The cutting-edge process, known as electrochemical machining (ECM), was unveiled at the Army’s Benét Laboratories in New York, where engineers have spent years fine-tuning a method that carves the rifled grooves of 155mm howitzer barrels without the cutting tool ever scraping the metal.
Instead of grinding through hardened steel, ECM uses a fascinating combination of salt water, electricity, and chemistry to dissolve metal precisely.
The result is a pristine interior barrel surface — one far better suited for modern artillery that faces extreme levels of heat, pressure, and erosion in battle.
Christopher Mulligan, a materials engineer at Benét Laboratories, explained just how critical this process is.
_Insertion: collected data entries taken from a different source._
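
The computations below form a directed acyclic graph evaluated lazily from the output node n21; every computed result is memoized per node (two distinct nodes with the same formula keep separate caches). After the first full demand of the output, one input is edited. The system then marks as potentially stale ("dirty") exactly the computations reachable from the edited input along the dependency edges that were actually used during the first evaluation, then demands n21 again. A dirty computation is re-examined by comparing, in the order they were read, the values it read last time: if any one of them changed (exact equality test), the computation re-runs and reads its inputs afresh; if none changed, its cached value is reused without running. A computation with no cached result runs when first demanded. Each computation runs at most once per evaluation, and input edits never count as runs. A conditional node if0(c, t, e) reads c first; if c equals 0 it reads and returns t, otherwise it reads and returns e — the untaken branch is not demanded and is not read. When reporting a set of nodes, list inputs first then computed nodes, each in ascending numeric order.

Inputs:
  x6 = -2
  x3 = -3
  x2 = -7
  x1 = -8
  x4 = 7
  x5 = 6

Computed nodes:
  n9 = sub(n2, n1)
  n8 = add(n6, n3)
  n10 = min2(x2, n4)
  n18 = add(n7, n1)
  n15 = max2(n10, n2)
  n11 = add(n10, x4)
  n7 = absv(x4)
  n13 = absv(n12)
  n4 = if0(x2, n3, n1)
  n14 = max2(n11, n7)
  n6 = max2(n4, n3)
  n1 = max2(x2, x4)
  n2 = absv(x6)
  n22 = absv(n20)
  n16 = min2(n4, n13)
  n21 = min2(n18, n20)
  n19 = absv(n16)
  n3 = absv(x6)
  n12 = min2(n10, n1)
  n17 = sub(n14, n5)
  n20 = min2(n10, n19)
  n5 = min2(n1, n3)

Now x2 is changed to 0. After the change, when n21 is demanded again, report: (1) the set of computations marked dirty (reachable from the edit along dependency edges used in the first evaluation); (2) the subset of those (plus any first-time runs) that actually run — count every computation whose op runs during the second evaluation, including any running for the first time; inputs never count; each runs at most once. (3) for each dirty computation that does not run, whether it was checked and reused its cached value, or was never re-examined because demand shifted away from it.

The edit dirties: n1, n4, n10, n12, n13, n16, n18, n19, n20, n21.
10 computations run: n1, n3, n4, n10, n12, n13, n16, n19, n20, n21.
Cache hits after checking: n18.
Note the branch switch — n3 had no cache and runs now for the first time.

First demand of the output computes:
  n1 = max2(-7, 7) = 7
  n4 = if0(x2=-7 -> else branch n1) = 7
  n7 = absv(7) = 7
  n10 = min2(-7, 7) = -7
  n12 = min2(-7, 7) = -7
  n13 = absv(-7) = 7
  n16 = min2(7, 7) = 7
  n18 = add(7, 7) = 14
  n19 = absv(7) = 7
  n20 = min2(-7, 7) = -7
  n21 = min2(14, -7) = -7

After the edit, cleaning proceeds:
  n1: a read changed (x2 -7->0) — executes, giving 7 — identical to its old value.
  n3: had never run; runs now, result 2.
  n4: a read changed (x2 -7->0) — executes, giving 2.
  n10: a read changed (x2 -7->0; n4 7->2) — executes, giving 0.
  n12: a read changed (n10 -7->0) — executes, giving 0.
  n13: a read changed (n12 -7->0) — executes, giving 0.
  n16: a read changed (n4 7->2; n13 7->0) — executes, giving 0.
  n18: dirty, but its reads are unchanged (n7 unchanged, n1 unchanged); cached 14 stands.
  n19: a read changed (n16 7->0) — executes, giving 0.
  n20: a read changed (n10 -7->0; n19 7->0) — executes, giving 0.
  n21: a read changed (n20 -7->0) — executes, giving 0.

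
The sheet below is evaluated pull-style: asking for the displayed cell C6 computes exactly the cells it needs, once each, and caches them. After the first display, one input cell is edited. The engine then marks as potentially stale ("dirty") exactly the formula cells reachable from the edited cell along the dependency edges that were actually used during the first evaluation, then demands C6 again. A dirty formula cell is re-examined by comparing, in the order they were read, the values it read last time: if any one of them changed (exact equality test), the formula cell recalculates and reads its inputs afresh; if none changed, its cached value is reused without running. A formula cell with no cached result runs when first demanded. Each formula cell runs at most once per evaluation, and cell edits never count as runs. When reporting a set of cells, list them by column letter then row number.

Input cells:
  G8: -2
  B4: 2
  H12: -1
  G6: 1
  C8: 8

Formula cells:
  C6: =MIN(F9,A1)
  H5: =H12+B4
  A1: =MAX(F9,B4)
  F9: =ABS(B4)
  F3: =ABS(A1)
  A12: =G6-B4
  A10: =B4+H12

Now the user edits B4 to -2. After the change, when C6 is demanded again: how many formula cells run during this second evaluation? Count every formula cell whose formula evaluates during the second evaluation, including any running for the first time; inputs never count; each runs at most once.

2 formula cells run: A1, F9.
Note where the cutoff bites: C6 is checked, finds nothing changed, and keeps its cache.

First demand of the output computes:
  F9 = ABS(2) = 2
  A1 = MAX(2, 2) = 2
  C6 = MIN(2, 2) = 2

After the edit, cleaning proceeds:
  F9: a read changed (B4 2->-2) — executes, giving 2 — identical to its old value.
  A1: a read changed (B4 2->-2) — executes, giving 2 — identical to its old value.
  C6: dirty, but its reads are unchanged (F9 unchanged, A1 unchanged); cached 2 stands.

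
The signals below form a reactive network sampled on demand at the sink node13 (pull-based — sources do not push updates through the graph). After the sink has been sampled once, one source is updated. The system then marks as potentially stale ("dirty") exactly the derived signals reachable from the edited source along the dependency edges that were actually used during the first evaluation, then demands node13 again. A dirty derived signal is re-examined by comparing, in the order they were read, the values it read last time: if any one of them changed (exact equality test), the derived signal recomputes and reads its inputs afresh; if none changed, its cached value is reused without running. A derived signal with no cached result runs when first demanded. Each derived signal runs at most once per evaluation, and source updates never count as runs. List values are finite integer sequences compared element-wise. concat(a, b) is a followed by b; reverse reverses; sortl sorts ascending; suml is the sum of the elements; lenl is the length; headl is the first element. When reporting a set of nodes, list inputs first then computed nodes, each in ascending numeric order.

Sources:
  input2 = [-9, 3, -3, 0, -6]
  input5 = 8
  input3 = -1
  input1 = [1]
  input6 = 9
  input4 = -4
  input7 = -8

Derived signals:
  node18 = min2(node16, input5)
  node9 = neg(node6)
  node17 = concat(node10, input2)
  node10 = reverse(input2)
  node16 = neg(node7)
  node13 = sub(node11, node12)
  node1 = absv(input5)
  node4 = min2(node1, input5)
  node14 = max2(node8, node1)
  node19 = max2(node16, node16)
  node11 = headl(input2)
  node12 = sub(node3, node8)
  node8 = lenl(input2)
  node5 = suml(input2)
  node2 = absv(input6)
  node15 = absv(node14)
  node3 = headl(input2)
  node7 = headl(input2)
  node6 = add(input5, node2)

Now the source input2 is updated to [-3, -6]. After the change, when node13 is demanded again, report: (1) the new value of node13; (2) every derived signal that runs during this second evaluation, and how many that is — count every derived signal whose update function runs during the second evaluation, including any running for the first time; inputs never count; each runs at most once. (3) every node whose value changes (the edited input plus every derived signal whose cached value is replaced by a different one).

Initial pass — values computed on the first demand:
  node3 = headl([-9, 3, -3, 0, -6]) = -9
  node8 = lenl([-9, 3, -3, 0, -6]) = 5
  node11 = headl([-9, 3, -3, 0, -6]) = -9
  node12 = sub(-9, 5) = -14
  node13 = sub(-9, -14) = 5

Second demand — change propagation:
  node3: re-runs because input2 [-9, 3, -3, 0, -6]->[-3, -6]; new result -3.
  node8: re-runs because input2 [-9, 3, -3, 0, -6]->[-3, -6]; new result 2.
  node11: re-runs because input2 [-9, 3, -3, 0, -6]->[-3, -6]; new result -3.
  node12: re-runs because node3 -9->-3; node8 5->2; new result -5.
  node13: re-runs because node11 -9->-3; node12 -14->-5; new result 2.

node13 now evaluates to 2.
Run set: node3, node8, node11, node12, node13 (5 run).
Changed values: input2, node3, node8, node11, node12, node13.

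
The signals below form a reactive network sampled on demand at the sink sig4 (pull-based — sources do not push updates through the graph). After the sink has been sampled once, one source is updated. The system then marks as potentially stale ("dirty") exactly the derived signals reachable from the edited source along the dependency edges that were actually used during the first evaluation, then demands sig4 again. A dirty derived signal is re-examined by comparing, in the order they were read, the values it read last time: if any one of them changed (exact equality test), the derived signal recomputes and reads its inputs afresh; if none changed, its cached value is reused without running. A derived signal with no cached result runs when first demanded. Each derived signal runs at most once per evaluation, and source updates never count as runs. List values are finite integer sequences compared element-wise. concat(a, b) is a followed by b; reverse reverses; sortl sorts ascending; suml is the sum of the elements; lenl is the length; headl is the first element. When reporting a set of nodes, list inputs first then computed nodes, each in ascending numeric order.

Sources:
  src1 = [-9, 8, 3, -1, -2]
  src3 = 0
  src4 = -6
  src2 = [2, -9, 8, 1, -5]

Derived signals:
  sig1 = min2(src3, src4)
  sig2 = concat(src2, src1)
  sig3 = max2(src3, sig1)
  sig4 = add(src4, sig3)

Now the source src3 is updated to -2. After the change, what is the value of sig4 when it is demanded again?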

“The protective coating applied to the bore is the primary defense against the extreme thermal and erosive environment inside a firing cannon,” he said. Without a flawless surface for bonding, those coatings fail, he added, leading to catastrophic barrel wear under the stresses of modern propellants.
Traditional rifling cuts, which physically grind grooves into the bore, leave micro-damage and imperfections that can weaken the barrel over time.
ECM eliminates that problem entirely, producing a chemically perfect surface that bonds seamlessly with modern high-resistance coatings.

The ECM method can carve all 48 rifling grooves of an M284 cannon barrel in one swift operation, making it both faster and more precise than older mechanical processes. That speed translates into real-world readiness and cost savings for America’s arsenal of democracy.
Christopher Humiston, who leads the ECM project at Benét Laboratories, called the breakthrough “a significant advancement in cannon production.”
He emphasized that since the tool never physically touches the steel, “it experiences virtually no wear,” saving untold maintenance hours and replacement costs.
Humiston added that the flexibility of ECM opens new doors for precision design, allowing engineers to experiment with complex rifling profiles, including variable depth grooves that were previously impossible to manufacture reliably.
This gives the Army an edge in developing artillery that shoots farther and lasts longer in the field — exactly what’s needed as global threats evolve.
The project was made possible through collaboration between Benét Laboratories, part of the Army Combat Capabilities Development Command Armaments Center, and several private industry partners who brought advanced machining expertise into the fold.